In Fig. 1, stress \( \left( {\sigma_{xx} } \right) \) with respect to \( z \) is presented graphically for the fixed value of time. Stress for the LS model is maximum, and stress for the GN-III model is minimum. Stress decreases in the presence of voids, and stress decreases with the increase in distance.

Fig. 1

Comparison of \( \sigma_{xx} \) with respect to \( z \)

In Fig. 2, it is observed that the absolute value of horizontal displacement \( \left( u \right) \) decreases with the increase of \( z \). The absolute value of horizontal displacement for the LS model is maximum, and displacement for the GN-III model is minimum. Horizontal displacement decreases in the presence of voids.

Fig. 2

Comparison of \( u \) with respect to \( z \)
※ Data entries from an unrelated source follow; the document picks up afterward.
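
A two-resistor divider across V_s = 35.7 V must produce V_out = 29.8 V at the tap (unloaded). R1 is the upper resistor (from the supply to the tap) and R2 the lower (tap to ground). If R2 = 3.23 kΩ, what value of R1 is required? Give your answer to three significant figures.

R1 ≈ 0.639 kΩ

Required fraction k = V_out/V_s = 0.8347.
Rearranging, R1 = R2·(1−k)/k = 3.23 × 0.1980 = 0.6395 kΩ.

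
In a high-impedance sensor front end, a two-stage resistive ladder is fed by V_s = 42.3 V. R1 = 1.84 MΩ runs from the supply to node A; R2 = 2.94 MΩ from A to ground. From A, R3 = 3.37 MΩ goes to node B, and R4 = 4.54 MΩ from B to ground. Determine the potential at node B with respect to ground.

V_B ≈ 13.1 V

Node A sees R2 in parallel with the series input of stage 2, R3 + R4 = 7.910 MΩ.
R2 ‖ (R3+R4) = 2.143 MΩ.
V_A = 42.3 × 2.143/(1.84 + 2.143) = 22.76 V.
Stage 2 is unloaded, so V_B = V_A · R4/(R3+R4) = 22.76 × 4.54/7.910 = 13.06 V.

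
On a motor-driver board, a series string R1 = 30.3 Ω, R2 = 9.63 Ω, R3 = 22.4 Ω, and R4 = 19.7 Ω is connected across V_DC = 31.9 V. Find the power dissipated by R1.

Series current I = V_DC/ΣR = 31.9/82.03 = 0.3889 A.
P = I²R = 0.1512 × 30.3 = 4.582 W.

P ≈ 4.58 W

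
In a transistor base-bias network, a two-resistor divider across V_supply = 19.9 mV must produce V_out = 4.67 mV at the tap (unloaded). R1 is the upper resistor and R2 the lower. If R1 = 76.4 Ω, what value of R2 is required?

V_out/V_supply = R2/(R1+R2) = 0.2347.
Rearranging, R2 = R1·k/(1−k) = 76.4 × 0.3066 = 23.43 Ω.

R2 ≈ 23.4 Ω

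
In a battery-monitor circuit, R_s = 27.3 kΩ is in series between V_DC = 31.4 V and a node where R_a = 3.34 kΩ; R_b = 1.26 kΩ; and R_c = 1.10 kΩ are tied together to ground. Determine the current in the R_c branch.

Parallel bank: R_p = 1/(1/3.34 + 1/1.26 + 1/1.10) = 0.4995 kΩ.
V_A = 31.4 × 0.4995/27.80 = 0.5642 V.
I(R_c) = V_A / R_c = 0.5642/1.10 = 0.5129 mA.
(Equivalently: I_total = 1.130 mA, then current-divider fraction G_k/ΣG = 0.4541.)

I ≈ 0.513 mA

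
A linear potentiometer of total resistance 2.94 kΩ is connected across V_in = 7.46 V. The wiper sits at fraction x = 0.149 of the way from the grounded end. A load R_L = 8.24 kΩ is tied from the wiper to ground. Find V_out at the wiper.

The pot divides into 2.502 kΩ above the wiper and 0.4381 kΩ below.
(x·R_p) ‖ R_L = 0.4159 kΩ.
Loaded-divider output: V_out = 7.46 × 0.1426 = 1.063 V.

V_out ≈ 1.06 V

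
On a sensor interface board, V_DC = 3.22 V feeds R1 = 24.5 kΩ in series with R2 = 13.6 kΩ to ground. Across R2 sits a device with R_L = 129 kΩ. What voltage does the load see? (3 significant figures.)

V_out ≈ 1.08 V

First combine the lower leg with the load: R2 ‖ R_L = 12.30 kΩ.
Now apply the divider: V_out = 3.22 × 0.3343 = 1.076 V.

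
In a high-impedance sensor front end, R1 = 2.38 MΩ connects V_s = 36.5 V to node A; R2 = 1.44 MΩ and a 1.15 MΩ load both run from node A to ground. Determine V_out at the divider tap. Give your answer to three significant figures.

R2 ‖ R_L = (1.44 × 1.15)/(1.44 + 1.15) = 0.6394 MΩ.
Now apply the divider: V_out = 36.5 × 0.2118 = 7.729 V.

V_out ≈ 7.73 V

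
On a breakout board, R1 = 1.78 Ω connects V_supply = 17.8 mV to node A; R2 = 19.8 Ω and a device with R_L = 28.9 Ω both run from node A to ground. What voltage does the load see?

V_out ≈ 15.5 mV

First combine the lower leg with the load: R2 ‖ R_L = 11.75 Ω.
Voltage divider with the loaded lower leg: V_out = 17.8 × 11.75/(1.78 + 11.75) = 17.8 × 0.8684 = 15.46 mV.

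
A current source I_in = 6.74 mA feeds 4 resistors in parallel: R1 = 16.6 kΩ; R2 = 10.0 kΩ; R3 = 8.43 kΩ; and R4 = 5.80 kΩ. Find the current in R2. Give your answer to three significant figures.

I ≈ 1.49 mA

Conductances: ΣG = 1/16.6 + 1/10.0 + 1/8.43 + 1/5.80 = 0.4513 (1/kΩ).
R2 takes the fraction G_k/ΣG = 0.1000/0.4513 = 0.2216, so I = 6.74 × 0.2216 = 1.494 mA.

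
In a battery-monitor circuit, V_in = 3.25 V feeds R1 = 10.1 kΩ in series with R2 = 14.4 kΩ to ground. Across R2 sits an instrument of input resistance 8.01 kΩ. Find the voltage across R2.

V_out ≈ 1.10 V

The load sits in parallel with R2, giving an effective lower resistance R2' = R2·R_L/(R2+R_L) = 5.147 kΩ.
Then V_out = V_in · R2'/(R1 + R2') = 3.25 × 5.147/15.25 = 1.097 V.
(Unloaded it would be 1.91 V; the load pulls it down.)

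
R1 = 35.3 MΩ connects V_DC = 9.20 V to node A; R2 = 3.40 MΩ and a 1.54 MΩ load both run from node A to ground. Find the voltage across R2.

V_out ≈ 0.268 V

The load sits in parallel with R2, giving an effective lower resistance R2' = R2·R_L/(R2+R_L) = 1.060 MΩ.
Voltage divider with the loaded lower leg: V_out = 9.20 × 1.060/(35.3 + 1.060) = 9.20 × 0.02915 = 0.2682 V.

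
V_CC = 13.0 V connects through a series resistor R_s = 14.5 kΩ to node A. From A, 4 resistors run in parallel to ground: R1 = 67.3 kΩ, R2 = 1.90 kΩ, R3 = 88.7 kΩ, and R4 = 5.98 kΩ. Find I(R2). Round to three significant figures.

Parallel bank: R_p = 1/(1/67.3 + 1/1.90 + 1/88.7 + 1/5.98) = 1.390 kΩ.
V_A by voltage divider: V_A = 13.0 × 1.390/(14.5 + 1.390) = 1.137 V.
Branch current I = V_A/R2 = 1.137/1.90 = 0.5983 mA.

I ≈ 0.598 mA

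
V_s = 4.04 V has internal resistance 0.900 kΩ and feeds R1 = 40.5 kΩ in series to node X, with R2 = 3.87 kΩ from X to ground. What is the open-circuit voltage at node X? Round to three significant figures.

R1' = 0.900 + 40.5 = 41.40 kΩ (source resistance + R1).
Open-circuit (no load on X): V_th = V_s · R2/(R1' + R2) = 4.04 × 3.87/(41.40 + 3.87) = 0.3454 V.

V_th ≈ 0.345 V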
It is noticed in Fig. 3 that vertical displacement \( \left( w \right) \) decreases with the increase of \( z \). Vertical displacement for the LS model is maximum, and displacement for the GN-III model is minimum. Vertical displacement decreases in the presence of voids.

Fig. 3

Comparison of \( w \) with respect to \( z \)

It is found in Fig. 4 that the absolute value of temperature decreases with the increase of \( z \). The absolute value of the temperature for the LS model is maximum, and temperature for the GN-III model is minimum.

Fig. 4

Comparison of \( T \) with respect to \( z \)

In Fig. 5, it is observed that the absolute value of horizontal displacement \( \left( u \right) \) decreases with the increase of \( t \). The absolute value of horizontal displacement for the LS model is maximum, and displacement for the GN-III model is minimum. Horizontal displacement decreases in the presence of voids.

Fig. 5

Comparison of \( u \) with respect to \( t \)

It is noticed in Fig. 6 that vertical displacement \( \left( w \right) \) decreases with the increase of \( z \). Vertical displacement for the LS model is maximum, and displacement for the GN-III model is minimum. Vertical displacement decreases in the presence of voids.

Fig. 6

Comparison of \( w \) with respect to \( t \)

It is shown in Fig. 7 that the absolute value of the temperature decreases with the increase of \( t \). The absolute value of the temperature for the LS model is maximum, and temperature for the GN-III model is minimum. Temperature for the TPL model lies between the temperatures for other two models.

Fig. 7

Comparison of \( T \) with respect to \( t \)

7 Conclusion

In this article, thermal shock response in porous orthotropic medium is investigated in the context of the three-phase-lag model of thermoelasticity. The comparison of three generalized thermoelastic models in case of stress, displacements and temperature is presented graphically. From the theoretical and numerical discussion, the following concluding remarks can be drawn:

1. (a)

   All considered parameters decrease in the presence of voids.

2. (b)

   All parameters decrease with the increase in distance and time.

3. (c)

   The value of all parameters for the LS model is maximum and minimum for the GN-III model.

4. (d)

   There is significant difference in the considered parameters for different models.

5. (e)

   The present problem is the most general one as other problems with different thermoelastic models can be obtained as special cases from it.